See this chewed-up plastic gear? THIS is why my electric garage door mechanism stopped working Friday. Behind it is a diagram of the mechanism and where the gear fits in. My home teacher, who fortunately is a contractor and understands mechanical repair-type stuff, came over Friday afternoon to help me figure out why my garage door would only open an inch and then stop. He tightened the chain and we thought it was fixed-- until we heard a weird noise. When he took the mechanism cover off, lots of plastic shavings fell out. Not good.

So, long story short, he dismantled my entire garage door mechanism, took it to his house to figure out what part needed to be replaced (WV dialect note: it would be correct here to say "needed replaced"), researched costs online yesterday, and handed me the information today at church so I can get the part ordered. Mind you, it was something like three degrees outside Friday afternoon while he was doing all this work. And then he invited me to their house for gumbo. I love good home teachers!

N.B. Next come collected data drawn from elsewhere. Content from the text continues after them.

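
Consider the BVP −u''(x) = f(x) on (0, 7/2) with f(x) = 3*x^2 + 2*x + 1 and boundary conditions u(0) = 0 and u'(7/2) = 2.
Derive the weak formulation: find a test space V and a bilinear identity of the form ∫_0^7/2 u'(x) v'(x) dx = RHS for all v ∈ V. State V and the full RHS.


V = {v ∈ H^1(0, 7/2) : v(0) = 0} (test functions vanish at x = 0 where u is specified); weak form: ∫_0^7/2 u'v' dx = ∫_0^7/2 (3*x^2 + 2*x + 1) v dx + 2·v(7/2) for all v ∈ V.

Multiply both sides by a test function v and integrate from 0 to 7/2:
  ∫_0^7/2 −u''(x) v(x) dx = ∫_0^7/2 f(x) v(x) dx.
Integrate the LHS by parts once:
  ∫_0^7/2 −u'' v dx = −[u'(x) v(x)]_0^7/2 + ∫_0^7/2 u'(x) v'(x) dx.
Thus ∫_0^7/2 u'(x) v'(x) dx = ∫_0^7/2 f(x) v(x) dx + [u'(x) v(x)]_0^7/2.
Choose V so that boundary terms are either known or forced to vanish.
Mixed BC: u(0) = 0 (Dirichlet) and u'(7/2) = 2 (Neumann). Define V = {v ∈ H^1(0, 7/2) : v(0) = 0}. Then [u' v]_0^7/2 = u'(7/2)·v(7/2) − u'(0)·0 = 2·v(7/2).
Weak formulation: find u (satisfying any essential BC) such that ∫_0^7/2 u'(x) v'(x) dx = ∫_0^7/2 f v dx + 2·v(7/2) for all v ∈ V (Dirichlet at 0 absorbed into V; Neumann datum at x = 7/2 contributes the boundary term).
Substituting f(x) = 3*x^2 + 2*x + 1, the right-hand side is ∫_0^7/2 (3*x^2 + 2*x + 1) v dx + 2·v(7/2).


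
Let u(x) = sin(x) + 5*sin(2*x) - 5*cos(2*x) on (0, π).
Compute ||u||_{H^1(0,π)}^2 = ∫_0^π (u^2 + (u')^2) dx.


||u||_{H^1(0,π)}^2 = 100/3 + 126*π

u'(x) = 10*sin(2*x) + cos(x) + 10*cos(2*x).
Expand u² and (u')² and integrate term by term on (0, π), using: for integers n ≥ 1, ∫_0^π sin²(nx) dx = ∫_0^π cos²(nx) dx = π/2; for n ≠ n', ∫_0^π sin(nx)sin(n'x) dx = ∫_0^π cos(nx)cos(n'x) dx = 0; and by product-to-sum, ∫_0^π sin(nx)cos(n'x) dx = ½∫_0^π [sin((n+n')x) + sin((n−n')x)] dx, which is 0 when n+n' is even and 2n/(n²−n'²) when n+n' is odd (it need not vanish on (0, π)).
  u² squared terms: (-5)²·∫cos(2x)² dx = 25·π/2 = 25*π/2;  (5)²·∫sin(2x)² dx = 25·π/2 = 25*π/2;  (1)²·∫sin(x)² dx = 1·π/2 = π/2.
  u² cross terms: 2·(-5)·(5)·∫cos(2x)·sin(2x) dx = -50·(0) = 0;  2·(-5)·(1)·∫cos(2x)·sin(x) dx = -10·(-2/3) = 20/3;  2·(5)·(1)·∫sin(2x)·sin(x) dx = 10·(0) = 0.
  So ∫_0^π u² dx = 25*π/2 + 25*π/2 + π/2 + 0 + 20/3 + 0 = 20/3 + 51*π/2.
  (u')² squared terms: (10)²·∫cos(2x)² dx = 100·π/2 = 50*π;  (10)²·∫sin(2x)² dx = 100·π/2 = 50*π;  (1)²·∫cos(x)² dx = 1·π/2 = π/2.
  (u')² cross terms: 2·(10)·(10)·∫cos(2x)·sin(2x) dx = 200·(0) = 0;  2·(10)·(1)·∫cos(2x)·cos(x) dx = 20·(0) = 0;  2·(10)·(1)·∫sin(2x)·cos(x) dx = 20·(4/3) = 80/3.
  So ∫_0^π (u')² dx = 50*π + 50*π + π/2 + 0 + 0 + 80/3 = 80/3 + 201*π/2.
||u||_{H^1}^2 = (20/3 + 51*π/2) + (80/3 + 201*π/2) = 100/3 + 126*π.


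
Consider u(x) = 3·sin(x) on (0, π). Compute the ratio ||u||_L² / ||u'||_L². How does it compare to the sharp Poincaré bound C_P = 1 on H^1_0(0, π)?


||u||_L² / ||u'||_L² = 1 = C_P.

u(x) = 3·sin(x), so u'(x) = 3*cos(x).
Writing u(x) = A·sin(kπx/L) with A = 3 and k = 1, use ∫_0^L sin²(kπx/L) dx = L/2 and ∫_0^L cos²(kπx/L) dx = L/2.
u² = 9·sin²(x) and (u')² = 9·cos²(x), and each of sin², cos² integrates to L/2 = π/2 over (0, π).
∫_0^π u² dx = 9*π/2, so ||u||_L² = 3*sqrt(2)*sqrt(π)/2.
∫_0^π (u')² dx = 9*π/2, so ||u'||_L² = 3*sqrt(2)*sqrt(π)/2.
Ratio ||u||_L² / ||u'||_L² = 1.
Sharp Poincaré constant on H^1_0(0, π) is C_P = L/π = 1, achieved by sin(x).
This is the k = 1 eigenfunction (up to amplitude), so the ratio equals the sharp Poincaré constant exactly.


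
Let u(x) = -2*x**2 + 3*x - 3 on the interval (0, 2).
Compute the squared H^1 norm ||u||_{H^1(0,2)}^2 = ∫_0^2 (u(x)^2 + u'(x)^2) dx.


||u||_{H^1}^2 = 424/15

The H^1 norm (squared) on an interval (0, L) is
  ||u||_{H^1}^2 = ∫_0^L u(x)^2 dx + ∫_0^L u'(x)^2 dx.
Compute u'(x) = 3 - 4*x.
Then u(x)^2 = 4*x**4 - 12*x**3 + 21*x**2 - 18*x + 9 and u'(x)^2 = 16*x**2 - 24*x + 9.
Integrate each monomial from 0 to 2 using ∫_0^2 c·x^n dx = c·2^(n+1)/(n+1):
  ∫_0^2 u(x)^2 dx = ∫_0^2 (4*x^4 - 12*x^3 + 21*x^2 - 18*x + 9) dx. Term by term:
    ∫_0^2 4*x^4 dx = 128/5;  ∫_0^2 -12*x^3 dx = -48;  ∫_0^2 21*x^2 dx = 56;
    ∫_0^2 -18*x dx = -36;  ∫_0^2 9 dx = 18.
  Sum: 128/5 − 48 + 56 − 36 + 18 = 78/5.
  ∫_0^2 u'(x)^2 dx = ∫_0^2 (16*x^2 - 24*x + 9) dx. Term by term:
    ∫_0^2 16*x^2 dx = 128/3;  ∫_0^2 -24*x dx = -48;  ∫_0^2 9 dx = 18.
  Sum: 128/3 − 48 + 18 = 38/3.
Adding: ||u||_{H^1}^2 = 78/5 + 38/3 = 424/15.


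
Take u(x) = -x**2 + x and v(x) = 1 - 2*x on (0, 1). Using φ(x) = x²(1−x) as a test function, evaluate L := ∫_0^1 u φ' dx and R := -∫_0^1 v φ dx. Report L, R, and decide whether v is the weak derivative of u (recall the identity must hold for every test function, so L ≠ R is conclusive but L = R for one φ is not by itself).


LHS = 1/60, RHS = 1/60. Yes, v = u' weakly.

u(x) = -x**2 + x, classical derivative u'(x) = 1 - 2*x.
φ(x) = x²(1−x), so φ'(x) = x*(2 - 3*x).
Note φ(0) = φ(1) = 0, so the boundary term u·φ vanishes.
LHS = ∫_0^1 u(x) φ'(x) dx = ∫_0^1 (3*x^4 - 5*x^3 + 2*x^2) dx. Term by term:
  ∫_0^1 3*x^4 dx = 3/5;  ∫_0^1 -5*x^3 dx = -5/4;  ∫_0^1 2*x^2 dx = 2/3.
Sum: 3/5 − 5/4 + 2/3 = 1/60.
So LHS = 1/60.
∫_0^1 v(x) φ(x) dx = ∫_0^1 (2*x^4 - 3*x^3 + x^2) dx. Term by term:
  ∫_0^1 2*x^4 dx = 2/5;  ∫_0^1 -3*x^3 dx = -3/4;  ∫_0^1 x^2 dx = 1/3.
Sum: 2/5 − 3/4 + 1/3 = -1/60.
So RHS = -∫_0^1 v(x) φ(x) dx = 1/60.
LHS = RHS, so the identity holds for this test φ.
Moreover u is smooth here and v(x) = u'(x) = 1 - 2*x pointwise, so the identity holds for every test function. Hence v is the weak derivative of u.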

Two days without an electric garage door opener and I'm a big whiner. I finally figured out how to open the door manually this afternoon. Funny how you forget that garage doors don't HAVE to be automatic. Or that you even need a garage. Yeah, it's cold outside, but did the pioneers have garage doors? Or cars to put in the garage? Or a house to attach the garage to? Nope. So I won't complain about a few days of inconvenience. I'm not freezing somewhere on the Nebraska plains. Whew!

4 comments:

  said...

I think the problem is that that gear is all chewed up. It's not supposed to be like that. Plus it seems to be much larger than the parts in the picture. Maybe you need a smaller gear...

  said...

Actually, I just realized that you may have a further problem. (For real this time.) Gears don't usually get chewed up like that unless something is preventing them from turning. Also gears mesh up with other gears or something that makes that gear turn. If this gear is damaged the mechanism that turns this gear may be damaged as well. Regardless, before you just switch everything back on you may want to make certain that things are turning properly and that nothing is seized up. Just my two cents...

literaqueen said...

Thanks-- we're on it, though. My home teacher did the online research on the part (after dismantling the entire mechanism) and suggested I order the whole drive gear kit, replacing all the parts, rather than just the one gear. So I just did. Hopefully it'll arrive in a week, so maybe I'll be able to open my door electronically by the end of the month. Yes!

Fletch said...

I'm with ya on the whole "Why I would have been a lousy pioneer" thing. There's a reason we were born in the twentieth century and God knew it.